Младший волк всё так же неугомонно болтал, не замечая, что ответа дожидается всё реже, а тишина вокруг становится всё гуще:
— А потом я взял да и переплыл реку. Один. А течение, ух, какое было! Пороги будь здоров, вода ледяная…
— Мы разве не проходили уже этот пень? — задумался Серый.
— Не, тебе кажется. И вот я на том берегу встаю, отряхиваюсь. А времени-то передохнуть ни долечки…
— А давно мы идём? Что-то в животе урчит, словно целый день не ел. Вроде ж на самом рассвете выходили.
— Да часа не прошло. Эх, городские, — презрительно сплюнул оборотень.

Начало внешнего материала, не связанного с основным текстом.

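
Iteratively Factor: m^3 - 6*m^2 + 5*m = (m - 5)*(m^2 - m) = m*(m - 5)*(m - 1)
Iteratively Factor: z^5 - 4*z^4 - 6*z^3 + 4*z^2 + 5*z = (z - 1)*(z^4 - 3*z^3 - 9*z^2 - 5*z) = (z - 5)*(z - 1)*(z^3 + 2*z^2 + z) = (z - 5)*(z - 1)*(z + 1)*(z^2 + z) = (z - 5)*(z - 1)*(z + 1)^2*(z)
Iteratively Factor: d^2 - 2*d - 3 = (d - 3)*(d + 1)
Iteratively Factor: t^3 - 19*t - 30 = (t - 5)*(t^2 + 5*t + 6) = (t - 5)*(t + 2)*(t + 3)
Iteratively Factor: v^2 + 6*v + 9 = (v + 3)*(v + 3)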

— Я тебе точно говорю: эти кусты были уже. Вот и мухомор сшибленный валяется.
— Брось! Тебе кажется. Тут на каждом шагу мухоморы. Ну, я одежу скидываю и вижу, что, как назло, выплыл аккурат у деревни. А тут девки бельё полощут. И зыркают, бесстыжие, глазёнками… Да как завизжат! А вода, говорю ж, ледяная!
— Ты ври-ври, да не завирайся! — послышался сварливый старческий голос.

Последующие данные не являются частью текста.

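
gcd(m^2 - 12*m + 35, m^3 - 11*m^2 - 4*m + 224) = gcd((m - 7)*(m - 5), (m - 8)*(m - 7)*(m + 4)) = m - 7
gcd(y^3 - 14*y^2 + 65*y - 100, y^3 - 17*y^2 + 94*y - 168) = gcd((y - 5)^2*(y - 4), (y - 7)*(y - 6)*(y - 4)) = y - 4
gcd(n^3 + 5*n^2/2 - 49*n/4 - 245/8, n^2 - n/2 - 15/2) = n + 5/2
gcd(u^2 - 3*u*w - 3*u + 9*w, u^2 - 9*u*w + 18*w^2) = u - 3*w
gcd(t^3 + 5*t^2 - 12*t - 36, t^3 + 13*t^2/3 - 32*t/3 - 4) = t + 6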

Мужчины замерли, заозирались — никого.
— Кто тут? — ни на шутку перепугался Данко. Свежи ещё оказались воспоминания о чудище, что сожрало бы его, кабы не помощь хрупкой, но неожиданно сильной женщины.
— Мне водяной всё доложил! За полуголыми девками неча подсматривать, так и не будут визжать. Серый молча плюнул через плечо и медленно стащил с себя телогрейку, выворачивая наизнанку[1].
— А ну стоять! Чаго удумал? — голосок стал обеспокоенным.
— И правда. Чего это ты? — заволновался Данко.
Серый вдохнул побольше воздуха, заранее слегка покраснел от смущения и выдал все самые смачные ругательства, что когда-либо слышал от жены.
Надо сказать, Фроська ругаться умела. Бабкино наследие — это тебе не шутки. Иной раз такого сказать могла, что мужики на рынке уважительно стягивали шапки, величали матушкой и провожали восхищёнными взглядами. Помянуть могла не только родню, так ещё и коня приплести к делу, про колено вспомнить да завернуть всё эдак, словно лентой перевязать.
Жили они тогда в Заречье. Не сказать, что особо богато: только что из родной деревни ушли, страху натерпелись от ополоумевшего Гриньки, вещей, почитай что, никаких. Знамо дело, считали каждую медьку. А тут радость: Серый заработал жене на первую обновку и, гордый до лопающейся на груди рубахи, повёл ту за покупками. Нашёлся и чудесный ярко-зелный, как весенняя листва, сарафан: простенький, без вышивок и узоров, свободный, но так чудесно облегающий стройную фигурку, что просто заглядение. Фроська так в нём и пошла, едва примерив. Супруг шагал чуть поодаль, любуясь светящейся счастьем молодкой и с ревнивым неудовольствием подмечая на ней взгляды других местных парней.